Market failure is a free market where the allocation of goods and service is inefficient. Sometimes entrepreneurs or businesses will pursuit there own interests rather than the most beneficial option of the business and this can lead to inefficiency. There are many types of market failure here are some of them:
- Productive and allocative inefficiency- Markets may fail to produce and allocate scarce resources in the most efficient way.
- Monopoly power-Markets may fail to control the abuses of monopoly power.
- Missing markets- a failure to meet a need or want, such as the need for public goods, such as defence, street lighting, and highways.
- Incomplete markets- Markets may fail to produce enough merit goods, such as education and healthcare.
- De-merit goods- Failure to control the manufacture and sale of goods like cigarettes and alcohol, which have less merit than consumers perceive.
- Negative externalities-A business may not consider the actions of third parties such as car drivers, who may fail to take into account the traffic congestion they create for others. Third-parties are individuals, organisations, or communities indirectly benefiting or suffering as a result of the actions of consumers and producers attempting to pursue their own self interest.
- Property rights-There is a lot of importance in making property rights, failure to do so may lead to replicas of products being made for cheaper.
- Information failure-Not having enough information on the entrance of a market or a market transaction.
- Unstable markets- e.g. agriculture, foreign exchange and credit markets .
- Inequality- Limiting the incomes and having certain bias e.g. age, gender.
Finally there is remedies these are broken into two strategies:
- Price mechanisms
- Legislation and force
Price mechanisms shows the relationship between suppliers and the consumers. Behaviour of consumers can change through financial incentives and likewise the price of products can change consumer choice.

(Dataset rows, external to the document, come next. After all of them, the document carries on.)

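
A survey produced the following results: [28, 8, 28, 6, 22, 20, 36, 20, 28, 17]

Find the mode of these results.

28

Step 1: Count the frequency of each value:
  6: appears 1 time(s)
  8: appears 1 time(s)
  17: appears 1 time(s)
  20: appears 2 time(s)
  22: appears 1 time(s)
  28: appears 3 time(s)
  36: appears 1 time(s)
Step 2: The value 28 appears most frequently (3 times).
Step 3: Mode = 28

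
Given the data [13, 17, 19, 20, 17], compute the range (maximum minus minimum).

7

Step 1: Identify the maximum value: max = 20
Step 2: Identify the minimum value: min = 13
Step 3: Range = max - min = 20 - 13 = 7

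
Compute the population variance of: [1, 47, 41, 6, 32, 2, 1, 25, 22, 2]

286.49

Step 1: Compute the mean: (1 + 47 + 41 + 6 + 32 + 2 + 1 + 25 + 22 + 2) / 10 = 17.9
Step 2: Compute squared deviations from the mean:
  (1 - 17.9)^2 = 285.61
  (47 - 17.9)^2 = 846.81
  (41 - 17.9)^2 = 533.61
  (6 - 17.9)^2 = 141.61
  (32 - 17.9)^2 = 198.81
  (2 - 17.9)^2 = 252.81
  (1 - 17.9)^2 = 285.61
  (25 - 17.9)^2 = 50.41
  (22 - 17.9)^2 = 16.81
  (2 - 17.9)^2 = 252.81
Step 3: Sum of squared deviations = 2864.9
Step 4: Population variance = 2864.9 / 10 = 286.49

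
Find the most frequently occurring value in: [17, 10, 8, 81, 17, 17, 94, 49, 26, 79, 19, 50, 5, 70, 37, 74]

17

Step 1: Count the frequency of each value:
  5: appears 1 time(s)
  8: appears 1 time(s)
  10: appears 1 time(s)
  17: appears 3 time(s)
  19: appears 1 time(s)
  26: appears 1 time(s)
  37: appears 1 time(s)
  49: appears 1 time(s)
  50: appears 1 time(s)
  70: appears 1 time(s)
  74: appears 1 time(s)
  79: appears 1 time(s)
  81: appears 1 time(s)
  94: appears 1 time(s)
Step 2: The value 17 appears most frequently (3 times).
Step 3: Mode = 17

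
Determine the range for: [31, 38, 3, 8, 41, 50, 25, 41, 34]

47

Step 1: Identify the maximum value: max = 50
Step 2: Identify the minimum value: min = 3
Step 3: Range = max - min = 50 - 3 = 47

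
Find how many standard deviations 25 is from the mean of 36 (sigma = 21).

-0.5238

Step 1: Recall the z-score formula: z = (x - mu) / sigma
Step 2: Substitute values: z = (25 - 36) / 21
Step 3: z = -11 / 21 = -0.5238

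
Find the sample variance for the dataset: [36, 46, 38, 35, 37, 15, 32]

89.8095

Step 1: Compute the mean: (36 + 46 + 38 + 35 + 37 + 15 + 32) / 7 = 34.1429
Step 2: Compute squared deviations from the mean:
  (36 - 34.1429)^2 = 3.449
  (46 - 34.1429)^2 = 140.5918
  (38 - 34.1429)^2 = 14.8776
  (35 - 34.1429)^2 = 0.7347
  (37 - 34.1429)^2 = 8.1633
  (15 - 34.1429)^2 = 366.449
  (32 - 34.1429)^2 = 4.5918
Step 3: Sum of squared deviations = 538.8571
Step 4: Sample variance = 538.8571 / 6 = 89.8095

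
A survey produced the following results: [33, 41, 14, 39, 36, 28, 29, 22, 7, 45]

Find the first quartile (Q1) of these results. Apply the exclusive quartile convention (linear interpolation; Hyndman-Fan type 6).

20

Step 1: Sort the data: [7, 14, 22, 28, 29, 33, 36, 39, 41, 45]
Step 2: n = 10
Step 3: Using the exclusive quartile method:
  Q1 = 20
  Q2 (median) = 31
  Q3 = 39.5
  IQR = Q3 - Q1 = 39.5 - 20 = 19.5
Step 4: Q1 = 20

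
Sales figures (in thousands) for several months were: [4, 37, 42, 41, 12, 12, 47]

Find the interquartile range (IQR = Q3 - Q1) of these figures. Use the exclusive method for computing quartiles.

30

Step 1: Sort the data: [4, 12, 12, 37, 41, 42, 47]
Step 2: n = 7
Step 3: Using the exclusive quartile method:
  Q1 = 12
  Q2 (median) = 37
  Q3 = 42
  IQR = Q3 - Q1 = 42 - 12 = 30
Step 4: IQR = 30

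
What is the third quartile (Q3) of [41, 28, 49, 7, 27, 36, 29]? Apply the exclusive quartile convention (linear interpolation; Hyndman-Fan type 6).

41

Step 1: Sort the data: [7, 27, 28, 29, 36, 41, 49]
Step 2: n = 7
Step 3: Using the exclusive quartile method:
  Q1 = 27
  Q2 (median) = 29
  Q3 = 41
  IQR = Q3 - Q1 = 41 - 27 = 14
Step 4: Q3 = 41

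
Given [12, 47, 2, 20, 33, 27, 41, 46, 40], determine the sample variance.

248.9444

Step 1: Compute the mean: (12 + 47 + 2 + 20 + 33 + 27 + 41 + 46 + 40) / 9 = 29.7778
Step 2: Compute squared deviations from the mean:
  (12 - 29.7778)^2 = 316.0494
  (47 - 29.7778)^2 = 296.6049
  (2 - 29.7778)^2 = 771.6049
  (20 - 29.7778)^2 = 95.6049
  (33 - 29.7778)^2 = 10.3827
  (27 - 29.7778)^2 = 7.716
  (41 - 29.7778)^2 = 125.9383
  (46 - 29.7778)^2 = 263.1605
  (40 - 29.7778)^2 = 104.4938
Step 3: Sum of squared deviations = 1991.5556
Step 4: Sample variance = 1991.5556 / 8 = 248.9444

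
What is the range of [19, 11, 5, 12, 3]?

16

Step 1: Identify the maximum value: max = 19
Step 2: Identify the minimum value: min = 3
Step 3: Range = max - min = 19 - 3 = 16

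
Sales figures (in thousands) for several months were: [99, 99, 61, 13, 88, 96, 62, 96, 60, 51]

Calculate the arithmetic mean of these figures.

72.5

Step 1: Sum all values: 99 + 99 + 61 + 13 + 88 + 96 + 62 + 96 + 60 + 51 = 725
Step 2: Count the number of values: n = 10
Step 3: Mean = sum / n = 725 / 10 = 72.5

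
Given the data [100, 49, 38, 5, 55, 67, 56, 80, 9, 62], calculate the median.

55.5

Step 1: Sort the data in ascending order: [5, 9, 38, 49, 55, 56, 62, 67, 80, 100]
Step 2: The number of values is n = 10.
Step 3: Since n is even, the median is the average of positions 5 and 6:
  Median = (55 + 56) / 2 = 55.5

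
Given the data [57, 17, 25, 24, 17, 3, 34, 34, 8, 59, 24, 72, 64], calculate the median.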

Legislation is used to change consumer behaviour there are implications in place for example a pub license or pollution measures in place.
Cartels and Collusions
Collusion is an agreement between two or more businesses that try to restrict competition by misleading others of legal rights, or gaining an unfair advantage. There are many ways that businesses collude such as limiting production, becoming price leaders in the market.